If you’ve successfully navigated the toughest part of becoming an author – you’ve written a book, found an agent, and have a publisher interested in your work – congratulations! You’ve made it most of the way there and it is almost time to kick back, relax, and enjoy the fruits of your labour. It is not quite the moment to lay down your guard yet, though.
In order to ensure you are protected and can properly profit from your work in the future, you need to make sure you negotiate a rock-solid publishing contract that contains all the right components. Indeed, this is a job that you and your agent will tackle together, but you should never leave the process entirely up to them. Remember, once you sign the contract you are legally obligated to the terms and therefore should not enter into it lightly.
Copyright is king
Generally agreed to be the most important aspect of any book contract, your copyright is something you want to ensure you understand thoroughly and get to keep all the rights you want. This important component is what dictates the right to reproduce and publish your work.
In a traditional book contract, the author retains the copyright, and the book publisher purchases the right to distribute the book in its many forms. The contract outlines the obligations and the rights of each party in the agreement, so be sure you know and are comfortable with what you’re being offered.
Cover the practicalities
A standard book contract should also cover many of the practical aspects of a book’s overall development plan and timeframe. Depending on the state the book is in when the contract is being drawn up, this could include things like genre, word count, and timing of when the manuscript should be delivered.
Other notable details that should be covered are when the book will be published, how many books be printed, and how the book will be publicized. The contract will also outline the author’s right to approve manuscript changes and the title, jacket, and layout. So, it is important to ensure you’re fully informed regarding the details!
Get your finances in order
The financial considerations will also be outlined in detail in a solid book contract. A schedule of advance monies paid against royalties should be clearly stated, in addition to the exact royalty percentages that will be paid on each type of sale and when royalties will be paid.
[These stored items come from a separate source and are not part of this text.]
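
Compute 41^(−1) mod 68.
41^(−1) ≡ 5 (mod 68)

Apply the extended Euclidean algorithm to (68, 41), tracking rows (r, s, t) with s·68 + t·41 = r. Each division r_prev = q·r_cur + r_new produces the new row as (previous row) − q·(current row):
  row A: (68, 1, 0)   [1·68 + 0·41 = 68]
  row B: (41, 0, 1)   [0·68 + 1·41 = 41]
  68 = 1·41 + 27   → row C = row A − 1·row B = (27, 1, −1)   [check: 1·68 − 1·41 = 27]
  41 = 1·27 + 14   → row D = row B − 1·row C = (14, −1, 2)   [check: −1·68 + 2·41 = 14]
  27 = 1·14 + 13   → row E = row C − 1·row D = (13, 2, −3)   [check: 2·68 − 3·41 = 13]
  14 = 1·13 + 1   → row F = row D − 1·row E = (1, −3, 5)   [check: −3·68 + 5·41 = 1]
  13 = 13·1 + 0   → remainder 0, stop. gcd = 1 (last nonzero row F).
The gcd is 1, so 41 is invertible mod 68. The last nonzero row gives −3·68 + 5·41 = 1, so t = 5. So 41^(−1) ≡ 5 (mod 68). Verify: 41 · 5 = 205 ≡ 1 (mod 68). ✓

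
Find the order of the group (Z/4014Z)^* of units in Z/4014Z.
|(Z/4014Z)^*| = 1332

(Z/4014Z)^* consists of the classes a with gcd(a, 4014) = 1, so its order is φ(4014). φ is multiplicative, with φ(p^e) = p^e − p^(e−1). Factorise 4014 = 2 · 3^2 · 223. Then
  φ(4014) = (2 − 1) · (3^2 − 3^1) · (223 − 1) = 1 · 6 · 222 = 1332.
Thus |(Z/4014Z)^*| = 1332.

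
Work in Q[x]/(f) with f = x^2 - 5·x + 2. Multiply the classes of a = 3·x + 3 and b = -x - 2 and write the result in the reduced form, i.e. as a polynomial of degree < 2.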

Make sure you understand any financial jargon being used and don’t be afraid to ask questions.
Know the details of advances and royalties
This last part can get a bit complicated, as the advances and royalties will necessarily vary depending on the needs and priorities of the author. Advances, for example, might be paid partially on signing and partially on manuscript acceptance. It is important to understand these terms and know that they are all up for negotiation.